# check oil level warning light + 3 beeps. Only when oil gets fully hot



## 84vw (Sep 27, 2005)

So the temp gauge works fine and when the oil temp gets to one notch below 250 (I assume 225), it starts beeping fairly regularly. Always three beeps, the oil can image appears, and it's only when oil is fully warm.

I just got the engine running, I bought it with a broken cam chain tensioner pad, fixed it all up and this is the only continuing major problem. Probably the original cause? I have read that low oil pressure will make it beep three times, but it doesn't tell me the pressure is low, only to check oil level.

I unplugged the sensor today and the oil temp gauge doesn't work and it still beeps three times at me, as well as telling me there's a sensor problem (obviously since it's not plugged in).

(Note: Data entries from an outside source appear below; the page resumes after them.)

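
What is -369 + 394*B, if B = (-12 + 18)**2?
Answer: 13815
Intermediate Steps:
B = 36 (B = 6**2 = 36)
-369 + 394*B = -369 + 394*36 = -369 + 14184 = 13815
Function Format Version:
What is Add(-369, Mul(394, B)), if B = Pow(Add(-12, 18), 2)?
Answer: 13815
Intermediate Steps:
B = 36 (B = Pow(6, 2) = 36)
Add(-369, Mul(394, B)) = Add(-369, Mul(394, 36)) = Add(-369, 14184) = 13815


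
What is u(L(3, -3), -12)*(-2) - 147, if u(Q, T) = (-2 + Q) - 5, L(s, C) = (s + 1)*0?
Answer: -133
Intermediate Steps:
L(s, C) = 0 (L(s, C) = (1 + s)*0 = 0)
u(Q, T) = -7 + Q
u(L(3, -3), -12)*(-2) - 147 = (-7 + 0)*(-2) - 147 = -7*(-2) - 147 = 14 - 147 = -133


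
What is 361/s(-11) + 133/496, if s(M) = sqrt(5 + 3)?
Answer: 133/496 + 361*sqrt(2)/4 ≈ 127.90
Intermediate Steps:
s(M) = 2*sqrt(2) (s(M) = sqrt(8) = 2*sqrt(2))
361/s(-11) + 133/496 = 361/((2*sqrt(2))) + 133/496 = 361*(sqrt(2)/4) + 133*(1/496) = 361*sqrt(2)/4 + 133/496 = 133/496 + 361*sqrt(2)/4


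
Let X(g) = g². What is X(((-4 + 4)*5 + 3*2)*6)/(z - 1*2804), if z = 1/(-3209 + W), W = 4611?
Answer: -1816992/3931207 ≈ -0.46220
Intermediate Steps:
z = 1/1402 (z = 1/(-3209 + 4611) = 1/1402 ≈ 0.00071327)
X(((-4 + 4)*5 + 3*2)*6)/(z - 1*2804) = (((-4 + 4)*5 + 3*2)*6)²/(1/1402 - 1*2804) = ((0*5 + 6)*6)²/(1/1402 - 2804) = ((0 + 6)*6)²/(-3931207/1402) = (6*6)²*(-1402/3931207) = 36²*(-1402/3931207) = 1296*(-1402/3931207) = -1816992/3931207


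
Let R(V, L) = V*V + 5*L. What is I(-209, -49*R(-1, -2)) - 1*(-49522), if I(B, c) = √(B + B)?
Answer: 49522 + I*√418 ≈ 49522.0 + 20.445*I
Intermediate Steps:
R(V, L) = V² + 5*L
I(B, c) = √2*√B (I(B, c) = √(2*B) = √2*√B)
I(-209, -49*R(-1, -2)) - 1*(-49522) = √2*√(-209) - 1*(-49522) = √2*(I*√209) + 49522 = I*√418 + 49522 = 49522 + I*√418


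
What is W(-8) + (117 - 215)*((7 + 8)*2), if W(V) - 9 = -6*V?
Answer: -2883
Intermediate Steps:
W(V) = 9 - 6*V
W(-8) + (117 - 215)*((7 + 8)*2) = (9 - 6*(-8)) + (117 - 215)*((7 + 8)*2) = (9 + 48) - 1470*2 = 57 - 98*30 = 57 - 2940 = -2883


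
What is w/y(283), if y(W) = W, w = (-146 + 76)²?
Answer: 4900/283 ≈ 17.314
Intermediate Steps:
w = 4900 (w = (-70)² = 4900)
w/y(283) = 4900/283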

Any ideas? Should I try the pressure sensor? Get an aftermarket oil pressure gauge (why audi didn't make the temp gauge a pressure gauge (which is a million times more informative than temp) I'll never know)? Drop the oil pan and clean the pickup screen? I don't know if it's clean or dirty, but I'd assume dirty since the motor was one foot in the grave when I bought the car.


----------



## O_o (Nov 12, 2009)

Possibly a dumb question, but, have you checked the oil level?


----------